The UK’s 30-year borrowing costs — which reached a 21st-century high this week in part due to concerns about the fragility of Starmer’s premiership — dropped 0.08 percentage points to 5.57 per cent as the debt rallied on Friday. French and Italian bonds, which have mostly traded in tandem with gilts during the Iran war, were unchanged.
Sterling also received a boost, gaining 0.4 per cent against the dollar to trade at $1.361.
Investors on high alert for a Labour leadership challenge or shift left that drives up government borrowing said the early results were not the “doomsday scenario” that would make Starmer’s departure a foregone conclusion and catalyse a sell-off. But it was a reprieve following a weak run for gilts rather than a relief rally, they said.
“Starmer gaining time is enough for yields to stay stable,” said Gordon Shannon, a fund manager at TwentyFour Asset Management. “But there is still a tonne of recent underperformance left in the price.”

While the impact of London seats was yet to be felt, fund managers said the initial vote returns also did not support the idea of a Green Party wave that would be big enough to drag Labour to the left and imperil Starmer and his chancellor Rachel Reeves.
The Greens “haven’t done as well as some had feared, so that tail risk is somewhat off the table”, said Lloyd Harris, head of fixed income at asset manager Premier Miton.
But the gains for 30-year debt unwound only some of the underperformance to other markets that had built up in recent weeks, as the political concerns put pressure on the debt already suffering as rising oil prices fuelled expectations of UK interest rate increases.
Thirty-year gilt yields are still up about 0.5 percentage points since the Middle East conflict started, compared with 0.3 percentage points for French debt of the same maturity.

After Starmer’s pledge to stay on, investors continue to closely watch the reaction of senior Labour figures and potential challengers.
Starmer has not “thrown in the towel” but “we still expect a challenge to his premiership at some point”, said Premier Miton’s Harris, adding that he was reluctant to add gilt market exposure as a result of the political backdrop for Starmer remaining “challenging”.
A big source of uncertainty for the market is the lack of a clear challenger to Starmer who is in position to move against him. The bookies’ favourite, Greater Manchester mayor Andy Burnham, does not currently hold a parliamentary seat, while former deputy leader Angela Rayner is unpopular with the public.
“Potential successors remain fragmented and constrained by the familiar problem that leadership challenges often damage the challenger as much as the incumbent,” said James Carter, co-head of fixed income at investment manager W1M. “For many potential successors, removing him now risks inheriting a poisoned chalice.”
FX traders held on to their short-term bets against sterling: so-called risk reversals in euro-pound, which reflect traders’ short-term bets on the currency pair, remain skewed against the pound.

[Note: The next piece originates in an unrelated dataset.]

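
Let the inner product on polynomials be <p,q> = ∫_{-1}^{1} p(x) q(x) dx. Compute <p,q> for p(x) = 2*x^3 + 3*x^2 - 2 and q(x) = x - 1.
<p,q> = 14/5

Expand the product: p(x)·q(x) = 2*x^4 + x^3 - 3*x^2 - 2*x + 2.
∫_{-1}^{1} of each monomial x^k gives [2/(k+1) if k even, 0 if k odd]. Integrating term-by-term (or equivalently evaluating the antiderivative F(x) = 2*x^5/5 + x^4/4 - x^3 - x^2 + 2*x at the endpoints):
  F(1) − F(−1) = 13/20 − (-43/20) = 14/5.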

The currency has been resilient in recent weeks as gilt prices have fallen, supported by the market moving to price in interest rate increases from the Bank of England.
But investors warn a leadership challenge from here could trigger sterling weakness at the same time that gilt volatility jumps.
“If this poor showing for Labour does end up triggering a leadership challenge,” said Francesco Pesole, a strategist at ING, “the negative impact can be quite severe”.